We had attended a performance of this production the previous season when it premiered. It was one of the greatest. Although there have been subsequent productions of La Fille, and I have seen some of them, including a nice one at Santa Fe, it probably should be performed only when a truly star cast is available. It is a vehicle for singers like Sutherland and Pavarotti. Sutherland was the established star at that time but had never appeared in a comic opera. Pavarotti was beginning his stellar career.

It was always encouraging to me that Sutherland had apparently wanted someone to appear with her who could perform at her standard. Unlike some earlier famous sopranos, she wanted someone to make the performance truly grand rather than merely insist that she be the solo star. Pavarotti became known as the King of the High C's based on this production. In the first act he has an aria that has 10 of them. No one then singing was able to carry that off in the style he did.

For a soprano who was somewhat ungainly, Sutherland also was superb. She always made the most challenging coloratura and trilling sound easy, and that was also true in her opening aria. As always, her husband Richard Bonynge conducted; he rarely inspired either positive or negative criticism--no one mistook him for any of the great maestri of the day, including the young James Levine, but he did not attract attention.

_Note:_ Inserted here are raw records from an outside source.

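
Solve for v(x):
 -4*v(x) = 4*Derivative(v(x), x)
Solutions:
 v(x) = C1*exp(-x)


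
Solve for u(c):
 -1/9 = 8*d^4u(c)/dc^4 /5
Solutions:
 u(c) = C1 + C2*c + C3*c^2 + C4*c^3 - 5*c^4/1728


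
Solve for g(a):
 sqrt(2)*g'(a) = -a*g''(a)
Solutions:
 g(a) = C1 + C2*a^(1 - sqrt(2))


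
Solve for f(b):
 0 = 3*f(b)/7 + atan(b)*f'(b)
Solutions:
 f(b) = C1*exp(-3*Integral(1/atan(b), b)/7)


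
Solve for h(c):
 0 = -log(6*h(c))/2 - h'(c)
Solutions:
 2*Integral(1/(log(_y) + log(6)), (_y, h(c))) = C1 - c


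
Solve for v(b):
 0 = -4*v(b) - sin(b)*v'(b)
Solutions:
 v(b) = C1*(cos(b)^2 + 2*cos(b) + 1)/(cos(b)^2 - 2*cos(b) + 1)


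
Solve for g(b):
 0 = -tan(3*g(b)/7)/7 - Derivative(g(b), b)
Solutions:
 g(b) = -7*asin(C1*exp(-3*b/49))/3 + 7*pi/3
 g(b) = 7*asin(C1*exp(-3*b/49))/3


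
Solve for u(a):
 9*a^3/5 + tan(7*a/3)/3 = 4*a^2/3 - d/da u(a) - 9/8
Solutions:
 u(a) = C1 - 9*a^4/20 + 4*a^3/9 - 9*a/8 + log(cos(7*a/3))/7


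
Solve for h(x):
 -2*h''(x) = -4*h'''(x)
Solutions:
 h(x) = C1 + C2*x + C3*exp(x/2)


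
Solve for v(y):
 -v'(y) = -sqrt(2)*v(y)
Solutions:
 v(y) = C1*exp(sqrt(2)*y)


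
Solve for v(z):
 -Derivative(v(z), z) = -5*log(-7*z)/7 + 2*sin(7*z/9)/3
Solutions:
 v(z) = C1 + 5*z*log(-z)/7 - 5*z/7 + 5*z*log(7)/7 + 6*cos(7*z/9)/7


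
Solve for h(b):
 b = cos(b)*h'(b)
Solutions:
 h(b) = C1 + Integral(b/cos(b), b)


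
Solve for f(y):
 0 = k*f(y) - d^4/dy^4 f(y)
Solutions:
 f(y) = C1*exp(-k^(1/4)*y) + C2*exp(k^(1/4)*y) + C3*exp(-I*k^(1/4)*y) + C4*exp(I*k^(1/4)*y)


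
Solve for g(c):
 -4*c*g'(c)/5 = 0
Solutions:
 g(c) = C1


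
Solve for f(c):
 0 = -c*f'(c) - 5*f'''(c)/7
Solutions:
 f(c) = C1 + Integral(C2*airyai(-5^(2/3)*7^(1/3)*c/5) + C3*airybi(-5^(2/3)*7^(1/3)*c/5), c)


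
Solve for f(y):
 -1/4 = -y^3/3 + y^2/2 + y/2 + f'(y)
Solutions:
 f(y) = C1 + y^4/12 - y^3/6 - y^2/4 - y/4


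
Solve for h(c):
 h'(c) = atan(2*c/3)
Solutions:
 h(c) = C1 + c*atan(2*c/3) - 3*log(4*c^2 + 9)/4


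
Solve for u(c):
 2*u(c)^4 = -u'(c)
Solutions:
 u(c) = (-3^(2/3) - 3*3^(1/6)*I)*(1/(C1 + 2*c))^(1/3)/6
 u(c) = (-3^(2/3) + 3*3^(1/6)*I)*(1/(C1 + 2*c))^(1/3)/6
 u(c) = (1/(C1 + 6*c))^(1/3)


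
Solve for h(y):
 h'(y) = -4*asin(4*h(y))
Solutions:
 Integral(1/asin(4*_y), (_y, h(y))) = C1 - 4*y


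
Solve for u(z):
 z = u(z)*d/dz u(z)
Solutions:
 u(z) = -sqrt(C1 + z^2)
 u(z) = sqrt(C1 + z^2)


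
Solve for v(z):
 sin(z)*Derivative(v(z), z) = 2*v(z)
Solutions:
 v(z) = C1*(cos(z) - 1)/(cos(z) + 1)


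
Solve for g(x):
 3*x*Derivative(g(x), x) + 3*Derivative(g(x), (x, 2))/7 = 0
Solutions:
 g(x) = C1 + C2*erf(sqrt(14)*x/2)


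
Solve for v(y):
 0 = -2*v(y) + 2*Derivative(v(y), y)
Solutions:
 v(y) = C1*exp(y)


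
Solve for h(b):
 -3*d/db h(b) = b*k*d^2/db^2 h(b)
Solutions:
 h(b) = C1 + b^(((re(k) - 3)*re(k) + im(k)^2)/(re(k)^2 + im(k)^2))*(C2*sin(3*log(b)*Abs(im(k))/(re(k)^2 + im(k)^2)) + C3*cos(3*log(b)*im(k)/(re(k)^2 + im(k)^2)))


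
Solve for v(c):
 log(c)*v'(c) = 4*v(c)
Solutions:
 v(c) = C1*exp(4*li(c))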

The Met provided two superb supporting singers: Bass-baritone Fernando Corena was the master of buffo roles and he brightened the performance as Sergeant Sulpice; Regina Resnik was a wonderful actress as well as singer and added to the show as the Marquess who wants to take Marie (Sutherland) away from the military. Among the comprimari was one of the Met's marvels: Andrea Velis, who sang probably close to 100 parts.

Back when we were in New York and subscribed, this was what the Met was at its greatest. The most outstanding singers who shone even in operas that were essentially showpieces for the stars and little more. Yet that was definitely enough to make it a truly memorable evening, and the performance played yesterday sounded equally strong. Pavarotti became a cultural phenomenon and started to decline a bit toward the end of his career. Sutherland, if my memory holds, was always at the top of her form and as noted, never did there seem to be a soprano then who made this most demanding singing look routine.

So this brought back lots of wonderful memories. They sounded every bit as fine as I had remembered. The previous day, I had heard part of Brunnhilde's singing the finale of Goetterdaemerung sung by no less than Birgit Nilsson. Yet another glimpse of my golden age of singing heard at the Met.